Oklahoma Creates Sex Ed For An “Abortion-Free Society,” As If American Sex Ed Wasn’t Bad Enough Already

If you needed any more proof besides the mere existence of Donald Trump that we, as a country, are fucking doomed, look no further than Oklahoma. Just yesterday, Oklahoma signed an order to achieve “an abortion-free society” using state Department of Education funds. Governor Mary Fallin, a woman of all people, was the one to sign it into law. So now, when Oklahoma kids go to public school, they’ll be hit with Oklahoma-created materials teaching that life begins at conception. The bill also dictates that students learn that there are just two options if someone gets pregnant: you can keep the baby, and the school can give you a list of medical facilities, or you can put it up for adoption. “The State of Oklahoma strongly urges you to contact them if you are pregnant,” the materials will say. Talk about creepy.

In addition to weird pregnancy advice, the bill also sets aside some money for the “Humanity of the Unborn Child Fund,” which is just a high school sex ed program. But get this — since Oklahoma Republicans are so prude and terrible, this high school sex ed program teaches about what to do if a woman is pregnant (start painting a nursery and pick a few names, obviously), but doesn’t teach about actual sex, or you know, how babies are made. It would almost be funny if it weren’t so fucking sad.

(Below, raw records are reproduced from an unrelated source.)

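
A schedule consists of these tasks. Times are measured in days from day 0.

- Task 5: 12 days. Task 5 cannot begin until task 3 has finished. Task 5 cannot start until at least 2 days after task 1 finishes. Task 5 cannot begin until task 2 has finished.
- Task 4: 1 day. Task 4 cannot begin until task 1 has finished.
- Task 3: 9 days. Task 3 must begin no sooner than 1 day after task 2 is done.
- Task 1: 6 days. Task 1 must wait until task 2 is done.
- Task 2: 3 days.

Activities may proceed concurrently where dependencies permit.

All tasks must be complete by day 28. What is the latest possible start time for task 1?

To finish by day 28, task 4 (duration 1) must start no later than day 27.
Task 5 has no dependents, so it just needs to finish by day 28. Starting by 28 − 12 = day 16 achieves that.
Task 1 has several dependents: task 4 (must start by day 27); task 5 (must start by day 16, minus 2-day gap → day 14). The earliest of those limits is day 14, so task 1 must start by 14 − 6 = day 8.

8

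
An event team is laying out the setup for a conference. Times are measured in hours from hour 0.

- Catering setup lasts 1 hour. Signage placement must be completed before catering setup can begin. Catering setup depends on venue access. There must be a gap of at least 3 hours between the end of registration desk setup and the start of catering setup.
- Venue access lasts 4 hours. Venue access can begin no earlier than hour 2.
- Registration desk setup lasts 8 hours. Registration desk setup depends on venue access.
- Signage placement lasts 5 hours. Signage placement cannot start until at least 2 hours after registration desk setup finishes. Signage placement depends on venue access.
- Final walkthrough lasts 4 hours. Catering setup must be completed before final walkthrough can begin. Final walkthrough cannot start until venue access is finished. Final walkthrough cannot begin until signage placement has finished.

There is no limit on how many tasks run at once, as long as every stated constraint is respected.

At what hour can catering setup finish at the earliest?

Venue access cannot begin until its own release at hour 2. It runs from hour 2 to 2 + 4 = hour 6.
After venue access (finishes hour 6), registration desk setup can start at hour 6 and finishes at hour 14.
For signage placement: registration desk setup (finishes hour 14, plus 2-hour gap → hour 16); venue access (finishes hour 6). Taking the maximum gives a start of hour 16, and it finishes at 16 + 5 = hour 21.
Catering setup needs all of signage placement (finishes hour 21); venue access (finishes hour 6); registration desk setup (finishes hour 14, plus 3-hour gap → hour 17). That puts its earliest start at hour 21; it finishes at 21 + 1 = hour 22.

22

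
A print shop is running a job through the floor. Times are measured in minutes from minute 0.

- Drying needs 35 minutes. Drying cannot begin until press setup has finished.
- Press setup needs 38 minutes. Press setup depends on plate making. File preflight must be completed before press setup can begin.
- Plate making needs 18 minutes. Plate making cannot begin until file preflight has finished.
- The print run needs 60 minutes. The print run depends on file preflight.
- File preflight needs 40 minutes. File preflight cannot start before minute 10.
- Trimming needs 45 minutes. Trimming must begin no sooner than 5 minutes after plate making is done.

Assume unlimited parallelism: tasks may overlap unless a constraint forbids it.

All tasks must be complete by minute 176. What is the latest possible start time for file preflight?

Nothing follows drying; the deadline of minute 176 is its only limit. It must start by 176 − 35 = minute 141.
Since drying (must start by minute 141) depends on it, press setup must finish by minute 141. Backing off its 38-minute duration gives a latest start of minute 103.
Nothing follows trimming; the deadline of minute 176 is its only limit. It must start by 176 − 45 = minute 131.
For plate making: press setup (must start by minute 103); trimming (must start by minute 131, minus 5-minute gap → minute 126). The most restrictive is minute 103; with an 18-minute duration, plate making must start by minute 85.
Nothing follows the print run; the deadline of minute 176 is its only limit. It must start by 176 − 60 = minute 116.
File preflight has several dependents: plate making (must start by minute 85); press setup (must start by minute 103); the print run (must start by minute 116). The earliest of those limits is minute 85, so file preflight must start by 85 − 40 = minute 45.

45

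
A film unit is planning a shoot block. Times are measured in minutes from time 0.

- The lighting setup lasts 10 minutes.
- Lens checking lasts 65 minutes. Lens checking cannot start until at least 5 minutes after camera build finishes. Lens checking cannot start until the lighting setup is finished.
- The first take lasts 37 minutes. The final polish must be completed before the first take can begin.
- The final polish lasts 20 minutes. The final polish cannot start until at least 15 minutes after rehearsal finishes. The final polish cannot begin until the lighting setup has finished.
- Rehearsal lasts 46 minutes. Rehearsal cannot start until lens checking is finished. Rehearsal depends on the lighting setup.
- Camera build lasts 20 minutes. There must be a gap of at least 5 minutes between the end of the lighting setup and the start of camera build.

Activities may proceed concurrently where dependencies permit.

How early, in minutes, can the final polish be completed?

The lighting setup has no prerequisites, so it starts at minute 0 and finishes at minute 10.
Camera build waits on the lighting setup (finishes minute 10, plus 5-minute gap → minute 15), so it starts at minute 15 and finishes at 15 + 20 = minute 35.
Lens checking has to wait for camera build (finishes minute 35, plus 5-minute gap → minute 40); the lighting setup (finishes minute 10). The latest of these is minute 40, so lens checking runs minute 40 to 40 + 65 = minute 105.
For rehearsal: lens checking (finishes minute 105); the lighting setup (finishes minute 10). Taking the maximum gives a start of minute 105, and it finishes at 105 + 46 = minute 151.
The final polish cannot start until rehearsal (finishes minute 151, plus 15-minute gap → minute 166); the lighting setup (finishes minute 10). The controlling bound is minute 166, so the final polish finishes at 166 + 20 = minute 186.

186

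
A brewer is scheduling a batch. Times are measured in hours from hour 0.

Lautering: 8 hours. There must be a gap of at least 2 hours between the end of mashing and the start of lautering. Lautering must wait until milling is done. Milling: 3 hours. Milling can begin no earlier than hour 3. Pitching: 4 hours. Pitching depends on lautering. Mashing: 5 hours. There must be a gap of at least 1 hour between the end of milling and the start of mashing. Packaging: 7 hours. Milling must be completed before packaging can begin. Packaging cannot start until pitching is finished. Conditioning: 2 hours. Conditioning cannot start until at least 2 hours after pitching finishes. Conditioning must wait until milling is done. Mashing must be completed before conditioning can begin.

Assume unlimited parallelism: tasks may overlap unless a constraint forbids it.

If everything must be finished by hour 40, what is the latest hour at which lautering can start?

Nothing follows conditioning; the deadline of hour 40 is its only limit. It must start by 40 − 2 = hour 38.
Packaging must finish by hour 40; it takes 7 hours, so it must start by 40 − 7 = hour 33.
Pitching feeds conditioning (must start by hour 38, minus 2-hour gap → hour 36); packaging (must start by hour 33). Taking the minimum, pitching must finish by hour 33 and start by 33 − 4 = hour 29.
Lautering feeds into pitching (must start by hour 29); so lautering must finish by hour 29 and therefore start by hour 21.

21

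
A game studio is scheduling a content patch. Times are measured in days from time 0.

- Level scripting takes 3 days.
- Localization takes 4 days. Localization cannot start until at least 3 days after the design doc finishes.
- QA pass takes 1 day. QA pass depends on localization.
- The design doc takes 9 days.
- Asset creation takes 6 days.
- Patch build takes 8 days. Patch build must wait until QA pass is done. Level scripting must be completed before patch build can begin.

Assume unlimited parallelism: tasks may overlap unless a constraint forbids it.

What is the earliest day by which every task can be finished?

25

Nothing blocks level scripting, so it runs from day 0 to day 3.
Asset creation can start immediately at day 0; it finishes at day 6.
Nothing blocks the design doc, so it runs from day 0 to day 9.
Localization cannot begin until the design doc (finishes day 9, plus 3-day gap → day 12). It runs from day 12 to 12 + 4 = day 16.
QA pass waits on localization (finishes day 16), so it starts at day 16 and finishes at 16 + 1 = day 17.
Patch build needs all of QA pass (finishes day 17); level scripting (finishes day 3). That puts its earliest start at day 17; it finishes at 17 + 8 = day 25.
All tasks are finished once the last one completes. Finish times: The design doc at 9, Asset creation at 6, Level scripting at 3, Localization at 16, QA pass at 17, Patch build at 25. The latest is day 25.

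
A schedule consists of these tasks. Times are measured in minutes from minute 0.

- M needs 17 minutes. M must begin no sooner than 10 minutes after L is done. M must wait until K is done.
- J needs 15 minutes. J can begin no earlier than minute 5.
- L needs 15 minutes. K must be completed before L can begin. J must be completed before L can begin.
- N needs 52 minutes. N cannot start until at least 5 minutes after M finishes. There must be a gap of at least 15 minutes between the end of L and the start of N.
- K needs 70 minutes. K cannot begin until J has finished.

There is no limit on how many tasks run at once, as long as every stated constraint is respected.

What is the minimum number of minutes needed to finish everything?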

For what it’s worth, Oklahoma tried to include more information in the sex ed program, but Republicans did not want teens knowing how to refer to their genitals or what they do. So, the new bill assumes that teens will be fucking (because of course they will), but won’t tell them how to do it or how to protect themselves from getting pregnant in the first place. Let’s not even talk about STDs. The moral of this story is really this: no one go home with anyone from Oklahoma, ever, because they probably have no idea what their doing or how to ask for an STD test. So. Gross.

Oklahoma isn’t the only fucked up state when it comes to sex ed. In fact, this new bill about creating an “abortion free-society” (which by the way, has never existed, anywhere) is just a stark reminder that in a lot of states, sex ed isn’t even required at all. In other states, sex ed is required but it doesn’t have to be medically accurate. So, public schools can talk to kids about sex, but tell them that you can get HIV from holding hands or some weird shit like that.

All of a sudden, politicians like Texas Senator Ted Cruz or even Trump start to make sense. We raise sex morons in public schools. Think about it: there are American teenagers who don’t know how conception works or how one should wear a condom to protect themselves, not because they’re assholes, but because no one ever told them. It’s scary that radical Christianity would make it too risqué to talk about the clitoris or sperm or anything sexual in school, but once “it” happens, teachers tell you how to keep the baby. The fact that some politicians don’t see how teaching kids about birth control and safe sex would take care of the problem is astounding.

Not only is it not safe — who wants to roll around in bed with someone who doesn’t understand what’s happening? Yuck.